According to the IEA, the drawdown has already been substantial in recent months. Over March and April 2026, global inventories fell by a combined 250 million barrels, equivalent to an average of 4 million barrels per day. This rapid depletion underscores the speed at which surplus supply has been absorbed from the market.
Middle East disruptions and supply outlook
Supply disruptions in the Middle East are a key factor behind the tightening market. The U.S. Energy Information Administration expects oil supply losses from the region to continue and to peak at 10.8 million barrels per day in May 2026. Such losses are contributing to the pronounced global inventory draws highlighted by the IEA.
The scale of the anticipated Middle Eastern supply losses has become central to forecasts for the global oil balance. With inventories already declining quickly, any prolonged disruption raises the risk that stockpiles could fall further, leaving the market more exposed to demand shocks and seasonal consumption patterns.
Price response in Brent and North Sea Dated crude
Tighter supply conditions have been reflected in crude price movements. Brent crude oil (UKOIL) prices are projected to average about $106 per barrel in May and June 2026. Forecasts then point to a moderation, with Brent (UKOIL) expected to average $89 per barrel in the fourth quarter of the year, suggesting some easing of market tightness later in 2026.
Spot markets for physical crude have shown even stronger gains. North Sea Dated crude prices surged by around $16.50 per barrel month over month in April 2026, reaching an average of $120.36 per barrel. This move highlights the strength of near‑term demand for physical barrels amid constrained supply and declining inventories.
Implications for near-term market conditions
The combination of rapid stock draws, sizable anticipated Middle East supply losses, and elevated spot prices points to a period of tight market conditions in the near term. The IEA has indicated that this environment could lead to further price spikes, particularly as summer demand approaches and competes for limited available supply.

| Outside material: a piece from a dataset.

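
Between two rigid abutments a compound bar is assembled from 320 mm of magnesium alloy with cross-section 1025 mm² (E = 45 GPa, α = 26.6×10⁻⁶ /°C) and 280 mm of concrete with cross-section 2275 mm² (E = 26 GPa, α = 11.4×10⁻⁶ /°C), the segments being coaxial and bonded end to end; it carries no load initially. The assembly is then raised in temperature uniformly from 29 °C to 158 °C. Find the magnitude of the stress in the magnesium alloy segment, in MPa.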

At the same time, projections for Brent prices to ease by the fourth quarter suggest expectations for some rebalancing later in 2026. How quickly this occurs will depend on the evolution of supply disruptions and the pace of demand growth relative to current inventory levels.
Key Takeaways
- Global oil stocks are tightening much faster than previously expected, leaving the market more vulnerable to demand surges and supply interruptions.
- Middle Eastern supply losses projected by the EIA are large enough to significantly influence global balances and support higher near-term prices.
- Price forecasts show a contrast between expected strength in the coming months and a potential easing later in 2026, pointing to a possible shift in market tightness over time.